Quelle che riguardano invece le richieste verso le magistratura di sorveglianza richiedono più tempo e non sempre è possibile fornire un’adeguata risposta in merito proprio per la carenza cronica di personale e per la rigidità della burocrazia.
Le emergenze sulle quali concentro la mia attenzione sono quelle che hanno a che fare con soggetti che mostrano particolari fragilità e che potrebbero mettere in atto comportamenti autolesionistici, anche se negli ultimi tempi a Rimini sono rari”.
Qual è la situazione della Casa Circondariale di Rimini? Il problema del sovraffollamento è tornato di attualità?
“Dopo un periodo nel quale si segnalava un ritorno alla normalità sul piano del sovraffollamento, dovuto principalmente alle denunce della Corte Europea dei Diritti Umani all’Italia e alla conseguente attivazione di maggiori misure alternative alla detenzione, oggi siamo ritornati ad uno stato di emergenza.
La casa circondariale di Rimini ha una capienza al massimo di 130 persone, oggi ve ne sono recluse circa 175. La pena detentiva, che dovrebbe essere vista come extrema ratio, è ancora troppo utilizzata e questo ovviamente a discapito del fine rieducativo della stessa pena”.

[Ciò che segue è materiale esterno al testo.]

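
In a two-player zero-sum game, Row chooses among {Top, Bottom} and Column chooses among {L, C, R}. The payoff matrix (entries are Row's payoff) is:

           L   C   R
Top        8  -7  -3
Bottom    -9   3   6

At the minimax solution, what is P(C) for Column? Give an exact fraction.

Row minima: Top → -7, Bottom → -9; maximin = -7.
Column maxima: L → 8, C → 3, R → 6; minimax = 3.
-7 ≠ 3, so there is no saddle point; optimal play is mixed.
R is strictly dominated by C (it gives Row strictly more in every row), so Column never plays it.
On the remaining 2×2 (Top, Bottom vs L, C):
Let Row play Top with probability p. Expected payoff against L: 8p + (-9)(1−p) = 17p − 9; against C: (-7)p + 3(1−p) = −10p + 3.
Setting these equal: 17p − 9 = −10p + 3 ⇒ 27p = 12 ⇒ p = 4/9, and the value is (17)·(4/9) − 9 = -13/9.
For Column: with q = P(L), equating Top's and Bottom's payoffs gives 15q − 7 = −12q + 3 ⇒ q = 10/27.

17/27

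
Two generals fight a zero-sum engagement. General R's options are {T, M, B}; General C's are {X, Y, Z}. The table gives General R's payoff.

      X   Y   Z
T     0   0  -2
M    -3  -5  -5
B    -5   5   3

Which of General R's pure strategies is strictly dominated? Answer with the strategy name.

M

T gives a strictly higher payoff than M against every column: 0 > -3, 0 > -5, -2 > -5.
So M is strictly dominated and General R never plays it.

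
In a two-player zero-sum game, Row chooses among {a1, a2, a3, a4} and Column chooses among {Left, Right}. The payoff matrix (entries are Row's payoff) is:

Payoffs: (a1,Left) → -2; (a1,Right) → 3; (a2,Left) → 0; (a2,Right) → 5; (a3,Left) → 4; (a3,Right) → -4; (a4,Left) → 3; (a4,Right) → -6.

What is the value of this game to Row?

20/13

Row minima: a1 → -2, a2 → 0, a3 → -4, a4 → -6; maximin = 0.
Column maxima: Left → 4, Right → 5; minimax = 4.
0 ≠ 4, so there is no saddle point; optimal play is mixed.
a1 is strictly dominated by a2, so Row never plays it.
a4 is strictly dominated by a3, so Row never plays it.
On the remaining 2×2 (a2, a3 vs Left, Right):
Let Row play a2 with probability p. Expected payoff against Left: 0p + 4(1−p) = −4p + 4; against Right: 5p + (-4)(1−p) = 9p − 4.
Setting these equal: −4p + 4 = 9p − 4 ⇒ −13p = -8 ⇒ p = 8/13, and the value is (-4)·(8/13) + 4 = 20/13.
For Column: with q = P(Left), equating a2's and a3's payoffs gives −5q + 5 = 8q − 4 ⇒ q = 9/13.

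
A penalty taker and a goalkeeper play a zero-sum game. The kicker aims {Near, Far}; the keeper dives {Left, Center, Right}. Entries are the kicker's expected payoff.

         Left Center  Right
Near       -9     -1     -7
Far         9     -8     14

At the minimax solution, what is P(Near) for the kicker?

Row minima: Near → -9, Far → -8; maximin = -8.
Column maxima: Left → 9, Center → -1, Right → 14; minimax = -1.
-8 ≠ -1, so there is no saddle point; optimal play is mixed.
Right is strictly dominated by Left (it gives the kicker strictly more in every row), so the keeper never plays it.
On the remaining 2×2 (Near, Far vs Left, Center):
Let the kicker play Near with probability p. Expected payoff against Left: (-9)p + 9(1−p) = −18p + 9; against Center: (-1)p + (-8)(1−p) = 7p − 8.
Setting these equal: −18p + 9 = 7p − 8 ⇒ −25p = -17 ⇒ p = 17/25, and the value is (-18)·(17/25) + 9 = -81/25.
For the keeper: with q = P(Left), equating Near's and Far's payoffs gives −8q − 1 = 17q − 8 ⇒ q = 7/25.

17/25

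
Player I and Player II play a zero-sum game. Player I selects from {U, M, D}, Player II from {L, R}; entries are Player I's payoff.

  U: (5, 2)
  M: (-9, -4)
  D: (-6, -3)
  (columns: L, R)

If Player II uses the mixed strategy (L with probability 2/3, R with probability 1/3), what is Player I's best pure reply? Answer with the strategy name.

U

Expected payoff of U: (2/3)·5 + (1/3)·2 = 4.
Expected payoff of M: (2/3)·(-9) + (1/3)·(-4) = -22/3.
Expected payoff of D: (2/3)·(-6) + (1/3)·(-3) = -5.
The largest is 4, so Player I's best response is U.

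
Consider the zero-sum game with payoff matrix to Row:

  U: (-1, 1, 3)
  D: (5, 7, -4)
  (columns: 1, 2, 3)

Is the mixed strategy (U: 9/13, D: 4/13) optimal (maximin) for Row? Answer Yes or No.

Yes

Against 1 this mix gives (9/13)·(-1) + (4/13)·5 = 11/13.
Against 2 this mix gives (9/13)·1 + (4/13)·7 = 37/13.
Against 3 this mix gives (9/13)·3 + (4/13)·(-4) = 11/13.
All of Column's active replies (1, 3) yield 11/13, and no column does worse for Row. The mix makes Column indifferent and guarantees 11/13, so it is optimal.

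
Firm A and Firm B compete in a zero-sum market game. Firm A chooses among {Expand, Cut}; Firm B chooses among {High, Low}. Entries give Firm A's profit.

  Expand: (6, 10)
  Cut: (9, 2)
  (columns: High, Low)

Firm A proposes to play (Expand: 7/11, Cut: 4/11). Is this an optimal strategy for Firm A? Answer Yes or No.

Yes

Against High this mix gives (7/11)·6 + (4/11)·9 = 78/11.
Against Low this mix gives (7/11)·10 + (4/11)·2 = 78/11.
All of Firm B's active replies (High, Low) yield 78/11, and no column does worse for Firm A. The mix makes Firm B indifferent and guarantees 78/11, so it is optimal.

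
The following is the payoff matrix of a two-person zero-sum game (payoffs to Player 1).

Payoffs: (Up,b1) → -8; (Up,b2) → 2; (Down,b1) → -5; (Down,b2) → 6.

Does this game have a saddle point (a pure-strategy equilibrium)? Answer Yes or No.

Yes

Row minima: Up → -8, Down → -5; maximin = -5.
Column maxima: b1 → -5, b2 → 6; minimax = -5.
maximin = minimax = -5, so a saddle point exists.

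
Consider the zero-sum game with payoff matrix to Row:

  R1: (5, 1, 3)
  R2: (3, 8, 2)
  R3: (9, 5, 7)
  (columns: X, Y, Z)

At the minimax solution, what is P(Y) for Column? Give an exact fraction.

Row minima: R1 → 1, R2 → 2, R3 → 5; maximin = 5.
Column maxima: X → 9, Y → 8, Z → 7; minimax = 7.
5 ≠ 7, so there is no saddle point; optimal play is mixed.
R1 is strictly dominated by R3, so Row never plays it.
X is strictly dominated by Z (it gives Row strictly more in every row), so Column never plays it.
On the remaining 2×2 (R2, R3 vs Y, Z):
Let Row play R2 with probability p. Expected payoff against Y: 8p + 5(1−p) = 3p + 5; against Z: 2p + 7(1−p) = −5p + 7.
Setting these equal: 3p + 5 = −5p + 7 ⇒ 8p = 2 ⇒ p = 1/4, and the value is (3)·(1/4) + 5 = 23/4.
For Column: with q = P(Y), equating R2's and R3's payoffs gives 6q + 2 = −2q + 7 ⇒ q = 5/8.

5/8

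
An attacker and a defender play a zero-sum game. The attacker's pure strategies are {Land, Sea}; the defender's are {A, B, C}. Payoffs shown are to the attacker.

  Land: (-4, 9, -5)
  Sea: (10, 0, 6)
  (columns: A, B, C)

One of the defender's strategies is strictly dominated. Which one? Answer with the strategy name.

C holds the attacker's payoff strictly below A in every row: -5 < -4, 6 < 10.
So A is strictly dominated for the defender.

A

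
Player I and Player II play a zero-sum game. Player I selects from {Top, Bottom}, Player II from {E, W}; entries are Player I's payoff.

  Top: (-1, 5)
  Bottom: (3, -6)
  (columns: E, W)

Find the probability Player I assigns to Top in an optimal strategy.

3/5

Row minima: Top → -1, Bottom → -6; maximin = -1.
Column maxima: E → 3, W → 5; minimax = 3.
-1 ≠ 3, so there is no saddle point; optimal play is mixed.
Let Player I play Top with probability p. Expected payoff against E: (-1)p + 3(1−p) = −4p + 3; against W: 5p + (-6)(1−p) = 11p − 6.
Setting these equal: −4p + 3 = 11p − 6 ⇒ −15p = -9 ⇒ p = 3/5, and the value is (-4)·(3/5) + 3 = 3/5.
For Player II: with q = P(E), equating Top's and Bottom's payoffs gives −6q + 5 = 9q − 6 ⇒ q = 11/15.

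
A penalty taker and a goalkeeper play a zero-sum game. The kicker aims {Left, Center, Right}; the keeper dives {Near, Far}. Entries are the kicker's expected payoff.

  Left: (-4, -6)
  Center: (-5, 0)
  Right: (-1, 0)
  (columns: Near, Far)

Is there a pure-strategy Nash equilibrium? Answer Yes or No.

Row minima: Left → -6, Center → -5, Right → -1; maximin = -1.
Column maxima: Near → -1, Far → 0; minimax = -1.
maximin = minimax = -1, so a saddle point exists.

Yes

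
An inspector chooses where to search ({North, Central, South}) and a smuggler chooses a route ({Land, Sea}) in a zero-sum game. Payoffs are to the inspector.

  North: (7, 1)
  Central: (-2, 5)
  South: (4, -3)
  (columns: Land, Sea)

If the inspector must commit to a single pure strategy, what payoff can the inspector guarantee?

Row minima: North → 1, Central → -2, South → -3.
The best of these is 1.

1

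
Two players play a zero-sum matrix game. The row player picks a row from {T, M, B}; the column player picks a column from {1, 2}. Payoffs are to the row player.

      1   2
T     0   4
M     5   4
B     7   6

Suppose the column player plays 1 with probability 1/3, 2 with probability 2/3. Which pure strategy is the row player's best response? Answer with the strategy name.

Expected payoff of T: (1/3)·0 + (2/3)·4 = 8/3.
Expected payoff of M: (1/3)·5 + (2/3)·4 = 13/3.
Expected payoff of B: (1/3)·7 + (2/3)·6 = 19/3.
The largest is 19/3, so the row player's best response is B.

B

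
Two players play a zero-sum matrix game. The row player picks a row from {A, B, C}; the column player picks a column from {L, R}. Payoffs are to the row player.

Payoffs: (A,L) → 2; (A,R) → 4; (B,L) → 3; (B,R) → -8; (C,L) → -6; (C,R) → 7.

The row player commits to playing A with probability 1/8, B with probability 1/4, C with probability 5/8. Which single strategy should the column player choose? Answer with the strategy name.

L

If the column player plays L, the row player's expected payoff is (1/8)·2 + (1/4)·3 + (5/8)·(-6) = -11/4.
If the column player plays R, the row player's expected payoff is (1/8)·4 + (1/4)·(-8) + (5/8)·7 = 23/8.
The column player minimizes the row player's payoff; the smallest is -11/4, so the best response is L.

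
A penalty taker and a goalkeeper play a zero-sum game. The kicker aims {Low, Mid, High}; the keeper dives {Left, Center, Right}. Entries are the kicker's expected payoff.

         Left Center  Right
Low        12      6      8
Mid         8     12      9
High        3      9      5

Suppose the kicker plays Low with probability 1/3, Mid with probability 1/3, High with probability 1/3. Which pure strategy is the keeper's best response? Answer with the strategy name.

If the keeper plays Left, the kicker's expected payoff is (1/3)·12 + (1/3)·8 + (1/3)·3 = 23/3.
If the keeper plays Center, the kicker's expected payoff is (1/3)·6 + (1/3)·12 + (1/3)·9 = 9.
If the keeper plays Right, the kicker's expected payoff is (1/3)·8 + (1/3)·9 + (1/3)·5 = 22/3.
The keeper minimizes the kicker's payoff; the smallest is 22/3, so the best response is Right.

Right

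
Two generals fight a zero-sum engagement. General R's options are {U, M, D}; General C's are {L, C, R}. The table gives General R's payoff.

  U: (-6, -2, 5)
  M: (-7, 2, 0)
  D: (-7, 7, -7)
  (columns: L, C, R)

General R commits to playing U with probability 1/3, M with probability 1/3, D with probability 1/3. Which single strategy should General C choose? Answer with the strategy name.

If General C plays L, General R's expected payoff is (1/3)·(-6) + (1/3)·(-7) + (1/3)·(-7) = -20/3.
If General C plays C, General R's expected payoff is (1/3)·(-2) + (1/3)·2 + (1/3)·7 = 7/3.
If General C plays R, General R's expected payoff is (1/3)·5 + (1/3)·0 + (1/3)·(-7) = -2/3.
General C minimizes General R's payoff; the smallest is -20/3, so the best response is L.

L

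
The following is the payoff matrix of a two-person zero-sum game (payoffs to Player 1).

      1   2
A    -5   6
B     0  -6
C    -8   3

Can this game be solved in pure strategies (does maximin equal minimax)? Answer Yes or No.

Row minima: A → -5, B → -6, C → -8; maximin = -5.
Column maxima: 1 → 0, 2 → 6; minimax = 0.
-5 ≠ 0, so no pure-strategy equilibrium exists.

No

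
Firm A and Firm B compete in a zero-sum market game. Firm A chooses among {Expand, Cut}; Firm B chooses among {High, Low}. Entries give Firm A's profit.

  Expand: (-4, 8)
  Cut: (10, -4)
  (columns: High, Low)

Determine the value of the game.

32/13

Row minima: Expand → -4, Cut → -4; maximin = -4.
Column maxima: High → 10, Low → 8; minimax = 8.
-4 ≠ 8, so there is no saddle point; optimal play is mixed.
Let Firm A play Expand with probability p. Expected payoff against High: (-4)p + 10(1−p) = −14p + 10; against Low: 8p + (-4)(1−p) = 12p − 4.
Setting these equal: −14p + 10 = 12p − 4 ⇒ −26p = -14 ⇒ p = 7/13, and the value is (-14)·(7/13) + 10 = 32/13.
For Firm B: with q = P(High), equating Expand's and Cut's payoffs gives −12q + 8 = 14q − 4 ⇒ q = 6/13.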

Secondo lei qual è il ruolo del volontariato penitenziario? Cosa pensa delle esperienze in atto all’interno della casa circondariale?
“Nonostante i diversi problemi che la Casa circondariale di Rimini si trova ad affrontare quotidianamente come ad esempio la carenza di personale di polizia, la mancanza di una direzione stabile e il sovraffollamento, vi è la presenza di un volontariato attivo in carcere che certamente non può e non deve sostituirsi agli obblighi delle istituzioni, ma che ha un ruolo fondamentale nel percorso rieducativo dei reclusi.
Vi sono diverse realtà che propongono e portano avanti con impegno attività di tipo culturale, ricreativo ma anche educativo con e per i detenuti: ne è un esempio Caffè Corretto, uno spazio gestito da un’operatore dell’ Associazione Madonna della Carità dove i detenuti, tutti i martedì, si confrontano su temi di attualità, incontrano persone del mondo esterno con storie interessanti da raccontare, discutono di cinema, cultura, legalità, fatti di cronaca. Vi sono i corsi di educazione cinofila, di teatro-danza, di fotografia, di ceramica, di shiatzu, di semina e lavori nell’orto. Insomma dentro il carcere di Rimini c’è un mondo di «volontari professionisti» che hanno a cuore la persona, a prescindere da ciò che li ha portati ad essere lì e di questo occorre darne merito non solo alle singole realtà ma anche al Comune di Rimini che tutti gli anni attraverso i piani di zona, finanzia una gran parte di queste attività”.
E all’esterno cosa si può fare di più? Cosa significa sensibilizzare la cittadinanza sul tema della reclusione?
“Portare la società, attraverso i volontari, dentro il carcere è una buona prassi ma bisogna anche «far uscire» il carcere.
Andare nelle scuole, come ho avuto modo di fare, insieme a chi, tra l’altro, il carcere lo aveva vissuto sulla propria pelle, ha una valenza educativa enorme sia per gli studenti che ascoltano, sia per i ragazzi che si raccontano, che parlano dei loro sbagli, che è poi un primo passo per affrontarli con dignità e coraggio.
Per sensibilizzare la società esterna sul tema difficile e controverso del carcere, abbiamo però necessità di incontri e di corsi che possano suscitare l’interesse della società civile e che siano anche momento di approfondimento e di formazione per chi il carcere lo vive come operatore o come volontario.
Il fine deve essere condiviso e ben chiaro a tutti: fornire strumenti per fare in modo che il carcere non abbia la funzione di mero contenitore sociale, ma che possa davvero definirsi rieducativo”.